Friday, October 1, 2010

The Elmo Cake . . . Fat, Furry, and Skewered


Well, despite my best intentions, I really didn't have enough time to bake anything fantastic or unique this past week. (Appalling, I know.) But, I just couldn't end the week without sharing at least something with you. As you may already know, I'm a part-time student in a baking and pastry arts program. I'm about halfway through the program and, overall, I must say that I love it. I keep learning such interesting new stuff.

This semester, I have two classes. One is called Pastry I, the first serious pastry related course, and the other is an intermediate cake decorating class called, appropriately enough, Theme Cakes. So far, our work in the latter has focused on cakes for kids, particularly those requiring 3-D "sculpture" of one kind or another.

This past week's cake creation featured a chubby, furry, wide-eyed Elmo. That's Elmo of Sesame Street fame, in case there's any confusion. Yes, as you can plainly see he's looking quite plump, perched comfortably atop a very tall 2-layer cake, iced in soft buttercream. My husband, at first glimpse from the back of the cake, thought for a moment that Elmo was some sort of hefty bear. Couldn't blame him. That little dude's sporting more fur than Big Foot. Though you might not want to eat him, you could safely do so without coming to any significant harm. Except maybe a belly ache.

He's not exactly what I'd call a marvel of engineering but, for a novice like me, this fact is reassuring from the cake construction standpoint. His torso and head are indeed made of cake, while his arms were shaped out of homemade Rice Krispie treats.
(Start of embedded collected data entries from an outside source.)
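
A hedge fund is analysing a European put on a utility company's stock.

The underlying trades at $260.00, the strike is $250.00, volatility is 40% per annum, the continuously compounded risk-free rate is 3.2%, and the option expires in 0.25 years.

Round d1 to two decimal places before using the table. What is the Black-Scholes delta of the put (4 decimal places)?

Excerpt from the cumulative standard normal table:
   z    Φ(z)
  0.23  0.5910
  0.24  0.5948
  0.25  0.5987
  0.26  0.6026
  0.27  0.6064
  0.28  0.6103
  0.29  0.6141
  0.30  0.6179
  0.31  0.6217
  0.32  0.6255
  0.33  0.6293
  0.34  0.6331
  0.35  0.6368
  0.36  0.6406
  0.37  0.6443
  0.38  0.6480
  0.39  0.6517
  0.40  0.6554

-0.3669

T = 0.25;  σ√T = 0.2000
ln(S/K) + (r + σ²/2)T = ln(260/250) + (0.032 + 0.4²/2)·0.25 = 0.0392 + 0.0280 = 0.0672
d₁ = 0.0672 / 0.2000 = 0.3361 ≈ 0.34
N(d₁) = N(0.34) = 0.6331
Δ_put = N(d₁) − 1 = 0.6331 − 1 = -0.3669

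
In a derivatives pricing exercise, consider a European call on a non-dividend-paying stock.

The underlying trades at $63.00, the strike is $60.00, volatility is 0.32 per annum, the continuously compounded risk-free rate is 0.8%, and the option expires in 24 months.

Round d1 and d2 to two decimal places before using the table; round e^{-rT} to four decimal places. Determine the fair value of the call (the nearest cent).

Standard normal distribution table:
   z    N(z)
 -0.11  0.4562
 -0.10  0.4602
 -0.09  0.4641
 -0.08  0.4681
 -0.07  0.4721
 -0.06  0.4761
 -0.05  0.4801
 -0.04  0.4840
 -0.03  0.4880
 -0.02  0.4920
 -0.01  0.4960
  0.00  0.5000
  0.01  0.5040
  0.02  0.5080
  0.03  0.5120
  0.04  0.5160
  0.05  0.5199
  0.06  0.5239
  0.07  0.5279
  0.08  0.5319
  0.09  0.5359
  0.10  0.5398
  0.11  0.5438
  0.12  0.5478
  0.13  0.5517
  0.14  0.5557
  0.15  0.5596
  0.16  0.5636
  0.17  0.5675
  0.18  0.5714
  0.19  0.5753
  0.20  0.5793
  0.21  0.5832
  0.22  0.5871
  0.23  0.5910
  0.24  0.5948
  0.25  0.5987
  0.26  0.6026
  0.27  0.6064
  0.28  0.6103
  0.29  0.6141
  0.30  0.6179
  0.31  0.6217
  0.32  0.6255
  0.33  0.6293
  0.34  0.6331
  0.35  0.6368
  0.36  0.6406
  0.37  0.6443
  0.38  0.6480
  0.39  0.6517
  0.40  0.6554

$12.95

σ√T = 0.32·√2 = 0.4525
d₁ = [ln(63/60) + (0.008 + ½·0.32²)·2] / (σ√T) = (0.0488 + 0.1184) / 0.4525 = 0.3694 which rounds to 0.37
d₂ = 0.3694 − 0.4525 = -0.0831 which rounds to -0.08
e^(−rT) = e^(−0.008·2) = 0.9841
N(d₁) = N(0.37) = 0.6443;  N(d₂) = N(-0.08) = 0.4681
C = 63·0.6443 − 60·0.9841·0.4681 = 40.5909 − 27.6394 = 12.9515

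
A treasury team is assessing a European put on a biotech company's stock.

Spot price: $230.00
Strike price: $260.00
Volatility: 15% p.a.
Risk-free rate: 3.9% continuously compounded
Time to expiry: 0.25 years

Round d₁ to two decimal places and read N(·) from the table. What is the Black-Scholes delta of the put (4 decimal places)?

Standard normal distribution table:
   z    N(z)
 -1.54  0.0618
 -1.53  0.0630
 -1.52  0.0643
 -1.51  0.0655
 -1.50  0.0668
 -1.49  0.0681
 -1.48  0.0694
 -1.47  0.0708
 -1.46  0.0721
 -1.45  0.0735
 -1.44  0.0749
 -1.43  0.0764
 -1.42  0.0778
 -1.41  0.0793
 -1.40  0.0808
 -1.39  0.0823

σ√T = 0.15·√0.25 = 0.0750
d₁ = [ln(230/260) + (0.039 + ½·0.15²)·0.25] / (σ√T) = (-0.1226 + 0.0126) / 0.0750 = -1.4672 which rounds to -1.47
N(d₁) = N(-1.47) = 0.0708
Δ_put = N(d₁) − 1 = 0.0708 − 1 = -0.9292

-0.9292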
His legs are made from marshmallows trimmed this way and that. His eyes, nose, and mouth are fondant. The gift boxes on the cake are made from Rice Krispie treats too, covered in fondant, while the letters and numbers on the side are also fondant.

This is the first cake I've ever worked on that required a long skewer be twisted into it, all the way down into the base (which--in case you're actually interested in this kind of stuff--consists of a royal-icing covered 1" styrofoam disk that was glued atop four layers of corrugated cardboard that were taped together). The skewer, in fact, impales Elmo right through the top of his melon and holds him securely in place. Doing this was kind of nerve-wracking but my teacher, bless her heart, was guiding me every inch of the way: "Turn the skewer slowly like a screw while you push it down. You have to screw it in."

Uh huh. I skewered Elmo.
Oh, and before I forget, this post was brought to you by the letters C-A-K-E.